Her Lost Words: A Novel of Mary Wollstonecraft and Mary Shelley

Written by Stephanie Marie Thornton
Review by Kate Braithwaite

While Mary Wollstonecraft and Mary Shelley each stand alone for their contributions to feminism and fiction respectively, there’s something about their being mother and daughter that makes each woman’s story just that little bit more captivating. Add the fact that Wollstonecraft died eleven days after giving birth to her daughter, and you have a story crying out for a novelist to take it on. In Her Lost Words, Thornton does so with aplomb.

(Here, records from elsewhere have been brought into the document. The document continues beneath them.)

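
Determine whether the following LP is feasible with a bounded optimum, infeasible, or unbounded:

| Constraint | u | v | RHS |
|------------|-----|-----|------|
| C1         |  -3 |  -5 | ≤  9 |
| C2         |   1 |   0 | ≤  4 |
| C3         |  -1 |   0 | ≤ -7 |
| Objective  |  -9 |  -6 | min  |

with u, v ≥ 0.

Infeasible (no feasible solution exists)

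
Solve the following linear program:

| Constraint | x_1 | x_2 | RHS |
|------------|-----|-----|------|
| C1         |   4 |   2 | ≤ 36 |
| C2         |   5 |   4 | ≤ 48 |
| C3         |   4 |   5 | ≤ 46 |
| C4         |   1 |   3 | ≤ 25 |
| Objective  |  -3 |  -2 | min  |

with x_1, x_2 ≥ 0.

Evaluate the objective at each vertex of the feasible region:
  z(0, 0) = 0
  z(9, 0) = -27
  z(8, 2) = -28  ←
  z(6.222, 4.222) = -27.11
  z(1.857, 7.714) = -21
  z(0, 8.333) = -16.67
The minimum is at x_1 = 8, x_2 = 2.

x_1 = 8, x_2 = 2, z = -28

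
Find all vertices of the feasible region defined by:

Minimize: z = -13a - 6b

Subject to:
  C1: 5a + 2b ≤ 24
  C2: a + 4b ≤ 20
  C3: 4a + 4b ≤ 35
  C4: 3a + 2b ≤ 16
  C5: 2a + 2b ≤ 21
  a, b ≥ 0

(0, 0), (4.8, 0), (4, 2), (2.4, 4.4), (0, 5)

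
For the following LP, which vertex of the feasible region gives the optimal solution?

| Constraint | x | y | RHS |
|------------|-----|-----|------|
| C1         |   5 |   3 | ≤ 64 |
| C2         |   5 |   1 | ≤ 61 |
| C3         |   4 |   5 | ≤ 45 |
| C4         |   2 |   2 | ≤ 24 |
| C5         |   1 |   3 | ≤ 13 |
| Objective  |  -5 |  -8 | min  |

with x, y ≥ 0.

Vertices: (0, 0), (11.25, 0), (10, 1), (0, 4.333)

Evaluate the objective at each vertex of the feasible region:
  z(0, 0) = 0
  z(11.25, 0) = -56.25
  z(10, 1) = -58  ←
  z(0, 4.333) = -34.67
The minimum is at x = 10, y = 1.

(10, 1)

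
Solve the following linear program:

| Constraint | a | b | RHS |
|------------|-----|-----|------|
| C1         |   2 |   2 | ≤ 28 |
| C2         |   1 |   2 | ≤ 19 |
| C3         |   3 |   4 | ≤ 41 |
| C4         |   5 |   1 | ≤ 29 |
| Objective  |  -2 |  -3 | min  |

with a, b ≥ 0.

Evaluate the objective at each vertex of the feasible region:
  z(0, 0) = 0
  z(5.8, 0) = -11.6
  z(4.412, 6.941) = -29.65
  z(3, 8) = -30  ←
  z(0, 9.5) = -28.5
The minimum is at a = 3, b = 8.

a = 3, b = 8, z = -30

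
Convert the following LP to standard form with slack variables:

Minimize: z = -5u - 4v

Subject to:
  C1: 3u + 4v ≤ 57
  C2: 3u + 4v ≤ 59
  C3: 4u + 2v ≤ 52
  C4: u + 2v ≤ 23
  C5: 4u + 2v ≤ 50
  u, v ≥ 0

min z = -5u - 4v

s.t.
  3u + 4v + s1 = 57
  3u + 4v + s2 = 59
  4u + 2v + s3 = 52
  u + 2v + s4 = 23
  4u + 2v + s5 = 50
  u, v, s1, s2, s3, s4, s5 ≥ 0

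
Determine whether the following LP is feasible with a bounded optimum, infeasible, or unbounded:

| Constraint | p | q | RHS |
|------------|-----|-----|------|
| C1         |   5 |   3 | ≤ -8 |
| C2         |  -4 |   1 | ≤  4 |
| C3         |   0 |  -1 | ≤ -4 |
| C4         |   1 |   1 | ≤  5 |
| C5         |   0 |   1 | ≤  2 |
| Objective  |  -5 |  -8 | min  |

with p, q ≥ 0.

Infeasible (no feasible solution exists)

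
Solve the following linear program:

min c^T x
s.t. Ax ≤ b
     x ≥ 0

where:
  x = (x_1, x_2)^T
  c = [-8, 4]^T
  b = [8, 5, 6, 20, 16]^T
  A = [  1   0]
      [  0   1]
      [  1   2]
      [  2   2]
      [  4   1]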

Mary Wollstonecraft’s views on equality, marriage and independence are formed by the violence she witnessed her father show her mother. She’s free-thinking, clever, and fiercely independent, determined to witness the French Revolution firsthand. A Vindication of the Rights of Woman sets the thinking world on fire, but her unconventional personal life makes for a gripping story. Her daughter Mary will grow up never knowing the famous, exceptional woman who was her mother, and has a tumultuous story of her own when, aged sixteen, she runs off to the continent with a married man.

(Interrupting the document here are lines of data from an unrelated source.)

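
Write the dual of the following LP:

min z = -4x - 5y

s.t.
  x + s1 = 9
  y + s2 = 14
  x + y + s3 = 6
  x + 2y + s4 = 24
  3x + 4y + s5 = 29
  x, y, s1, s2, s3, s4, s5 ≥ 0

Primal min cᵀx s.t. Ax ≤ b, x ≥ 0  →  Dual max −bᵀy s.t. Aᵀy ≥ −c, y ≥ 0.

Maximize: z = -9y1 - 14y2 - 6y3 - 24y4 - 29y5

Subject to:
  y1 + y3 + y4 + 3y5 ≥ 4
  y2 + y3 + 2y4 + 4y5 ≥ 5
  y1, y2, y3, y4, y5 ≥ 0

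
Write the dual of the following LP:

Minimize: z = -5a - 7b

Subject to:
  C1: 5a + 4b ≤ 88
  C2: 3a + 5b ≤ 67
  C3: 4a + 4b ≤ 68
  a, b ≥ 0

Primal min cᵀx s.t. Ax ≤ b, x ≥ 0  →  Dual max −bᵀy s.t. Aᵀy ≥ −c, y ≥ 0.

Maximize: z = -88y1 - 67y2 - 68y3

Subject to:
  5y1 + 3y2 + 4y3 ≥ 5
  4y1 + 5y2 + 4y3 ≥ 7
  y1, y2, y3 ≥ 0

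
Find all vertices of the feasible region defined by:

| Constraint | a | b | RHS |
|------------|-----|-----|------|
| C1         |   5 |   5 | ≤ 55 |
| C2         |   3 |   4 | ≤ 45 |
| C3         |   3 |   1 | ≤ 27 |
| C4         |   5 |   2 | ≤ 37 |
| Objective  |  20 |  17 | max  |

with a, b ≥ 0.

(0, 0), (7.4, 0), (5, 6), (0, 11)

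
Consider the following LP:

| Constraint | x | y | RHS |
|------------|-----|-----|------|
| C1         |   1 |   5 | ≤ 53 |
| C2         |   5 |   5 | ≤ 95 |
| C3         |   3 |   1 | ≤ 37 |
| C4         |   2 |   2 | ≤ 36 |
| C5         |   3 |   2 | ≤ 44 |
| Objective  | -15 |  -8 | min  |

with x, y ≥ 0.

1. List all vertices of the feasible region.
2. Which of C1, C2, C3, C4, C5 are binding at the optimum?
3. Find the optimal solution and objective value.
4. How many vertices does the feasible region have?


1. (0, 0), (12.33, 0), (10, 7), (8.769, 8.846), (0, 10.6)
2. C3, C5
3. x = 10, y = 7, z = -206
4. 5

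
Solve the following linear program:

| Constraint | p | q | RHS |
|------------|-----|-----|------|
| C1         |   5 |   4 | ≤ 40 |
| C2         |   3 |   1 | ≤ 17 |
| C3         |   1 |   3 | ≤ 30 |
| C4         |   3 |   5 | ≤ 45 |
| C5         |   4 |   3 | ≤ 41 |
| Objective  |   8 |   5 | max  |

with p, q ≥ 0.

Evaluate the objective at each vertex of the feasible region:
  z(0, 0) = 0
  z(5.667, 0) = 45.33
  z(4, 5) = 57  ←
  z(1.538, 8.077) = 52.69
  z(0, 9) = 45
The maximum is at p = 4, q = 5.

p = 4, q = 5, z = 57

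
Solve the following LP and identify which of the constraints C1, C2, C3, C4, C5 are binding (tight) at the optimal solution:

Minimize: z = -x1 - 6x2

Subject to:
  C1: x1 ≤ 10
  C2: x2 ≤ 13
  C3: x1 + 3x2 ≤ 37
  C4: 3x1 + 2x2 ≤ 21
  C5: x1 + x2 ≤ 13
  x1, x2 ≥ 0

At x1 = 0, x2 = 10.5, compute slack b - a·x for each constraint:
  C1: 10 − 0 = 10  (slack)
  C2: 13 − 10.5 = 2.5  (slack)
  C3: 37 − 31.5 = 5.5  (slack)
  C4: 21 − 21 = 0  (binding)
  C5: 13 − 10.5 = 2.5  (slack)

Optimal: x1 = 0, x2 = 10.5
Binding: C4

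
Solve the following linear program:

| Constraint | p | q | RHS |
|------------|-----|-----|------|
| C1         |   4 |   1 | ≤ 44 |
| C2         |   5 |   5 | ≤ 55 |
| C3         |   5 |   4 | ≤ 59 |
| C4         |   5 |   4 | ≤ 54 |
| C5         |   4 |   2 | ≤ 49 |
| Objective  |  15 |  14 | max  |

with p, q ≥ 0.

Evaluate the objective at each vertex of the feasible region:
  z(0, 0) = 0
  z(10.8, 0) = 162
  z(10, 1) = 164  ←
  z(0, 11) = 154
The maximum is at p = 10, q = 1.

p = 10, q = 1, z = 164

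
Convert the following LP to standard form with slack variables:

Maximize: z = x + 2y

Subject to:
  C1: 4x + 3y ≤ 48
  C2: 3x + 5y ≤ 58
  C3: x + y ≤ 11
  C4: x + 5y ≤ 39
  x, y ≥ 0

max z = x + 2y

s.t.
  4x + 3y + s1 = 48
  3x + 5y + s2 = 58
  x + y + s3 = 11
  x + 5y + s4 = 39
  x, y, s1, s2, s3, s4 ≥ 0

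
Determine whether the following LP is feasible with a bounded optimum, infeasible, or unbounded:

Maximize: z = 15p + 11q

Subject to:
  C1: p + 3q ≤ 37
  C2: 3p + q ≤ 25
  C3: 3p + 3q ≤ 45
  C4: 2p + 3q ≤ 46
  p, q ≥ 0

Feasible with a bounded optimal solution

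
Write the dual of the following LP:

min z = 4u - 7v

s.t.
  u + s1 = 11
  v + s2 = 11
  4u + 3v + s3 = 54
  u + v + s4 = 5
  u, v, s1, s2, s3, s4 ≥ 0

Primal min cᵀx s.t. Ax ≤ b, x ≥ 0  →  Dual max −bᵀy s.t. Aᵀy ≥ −c, y ≥ 0.

Maximize: z = -11y1 - 11y2 - 54y3 - 5y4

Subject to:
  y1 + 4y3 + y4 ≥ -4
  y2 + 3y3 + y4 ≥ 7
  y1, y2, y3, y4 ≥ 0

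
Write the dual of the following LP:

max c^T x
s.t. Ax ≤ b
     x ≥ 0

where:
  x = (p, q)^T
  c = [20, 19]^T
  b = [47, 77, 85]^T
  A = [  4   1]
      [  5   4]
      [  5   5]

Primal max cᵀx s.t. Ax ≤ b, x ≥ 0  →  Dual min bᵀy s.t. Aᵀy ≥ c, y ≥ 0.

Minimize: z = 47y1 + 77y2 + 85y3

Subject to:
  4y1 + 5y2 + 5y3 ≥ 20
  y1 + 4y2 + 5y3 ≥ 19
  y1, y2, y3 ≥ 0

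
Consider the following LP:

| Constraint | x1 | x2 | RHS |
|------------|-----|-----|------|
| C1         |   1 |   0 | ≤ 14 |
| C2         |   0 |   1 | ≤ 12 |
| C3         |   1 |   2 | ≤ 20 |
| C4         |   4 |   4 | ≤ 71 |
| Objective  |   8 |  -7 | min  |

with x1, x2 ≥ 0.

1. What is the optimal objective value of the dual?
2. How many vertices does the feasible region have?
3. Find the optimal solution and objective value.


1. -70
2. 4
3. x1 = 0, x2 = 10, z = -70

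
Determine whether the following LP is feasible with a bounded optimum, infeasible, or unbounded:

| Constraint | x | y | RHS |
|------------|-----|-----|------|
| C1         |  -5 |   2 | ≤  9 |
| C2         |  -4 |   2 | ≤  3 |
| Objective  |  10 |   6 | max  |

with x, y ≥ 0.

Unbounded (objective can increase without bound)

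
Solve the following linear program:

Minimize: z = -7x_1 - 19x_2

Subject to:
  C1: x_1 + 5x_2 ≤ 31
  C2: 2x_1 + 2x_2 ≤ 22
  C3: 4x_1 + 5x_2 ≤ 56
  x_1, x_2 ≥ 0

Evaluate the objective at each vertex of the feasible region:
  z(0, 0) = 0
  z(11, 0) = -77
  z(6, 5) = -137  ←
  z(0, 6.2) = -117.8
The minimum is at x_1 = 6, x_2 = 5.

x_1 = 6, x_2 = 5, z = -137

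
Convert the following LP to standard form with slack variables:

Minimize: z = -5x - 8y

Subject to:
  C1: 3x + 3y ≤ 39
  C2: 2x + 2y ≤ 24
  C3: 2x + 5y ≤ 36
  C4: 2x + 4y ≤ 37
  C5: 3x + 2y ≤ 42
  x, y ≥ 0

min z = -5x - 8y

s.t.
  3x + 3y + s1 = 39
  2x + 2y + s2 = 24
  2x + 5y + s3 = 36
  2x + 4y + s4 = 37
  3x + 2y + s5 = 42
  x, y, s1, s2, s3, s4, s5 ≥ 0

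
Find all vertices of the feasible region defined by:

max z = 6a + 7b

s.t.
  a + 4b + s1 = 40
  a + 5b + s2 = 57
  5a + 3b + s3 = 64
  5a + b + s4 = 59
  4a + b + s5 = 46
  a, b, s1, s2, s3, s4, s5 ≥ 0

(0, 0), (11.5, 0), (10.57, 3.714), (8, 8), (0, 10)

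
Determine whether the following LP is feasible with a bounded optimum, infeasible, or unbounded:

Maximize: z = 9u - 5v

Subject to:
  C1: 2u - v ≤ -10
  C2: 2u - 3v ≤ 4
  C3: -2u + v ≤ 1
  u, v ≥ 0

Infeasible (no feasible solution exists)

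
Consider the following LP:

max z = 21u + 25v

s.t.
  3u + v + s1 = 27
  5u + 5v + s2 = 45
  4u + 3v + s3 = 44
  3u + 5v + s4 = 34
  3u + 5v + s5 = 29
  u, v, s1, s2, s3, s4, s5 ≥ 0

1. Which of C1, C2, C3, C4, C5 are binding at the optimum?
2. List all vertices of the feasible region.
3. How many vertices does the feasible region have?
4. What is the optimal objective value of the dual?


1. C2, C5
2. (0, 0), (9, 0), (8, 1), (0, 5.8)
3. 4
4. 193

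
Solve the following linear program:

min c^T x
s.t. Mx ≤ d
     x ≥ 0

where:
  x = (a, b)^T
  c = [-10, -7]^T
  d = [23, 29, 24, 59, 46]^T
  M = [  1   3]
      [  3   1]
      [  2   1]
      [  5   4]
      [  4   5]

Evaluate the objective at each vertex of the feasible region:
  z(0, 0) = 0
  z(9.667, 0) = -96.67
  z(9, 2) = -104  ←
  z(3.286, 6.571) = -78.86
  z(0, 7.667) = -53.67
The minimum is at a = 9, b = 2.

a = 9, b = 2, z = -104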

Alternating between the two women’s storylines, Thornton takes us through their love affairs, their mistakes, and their failings, along with their moments of great creative genius and success. Both women are revealed as warm, loving and, above all, human. Both stories come with the added bonus of who they knew and what they saw: from Mary Wollstonecraft’s close-up and personal experience of the French Revolution to Mary Shelley’s relationship with Percy Shelley and her stepsister’s affair with Lord Byron.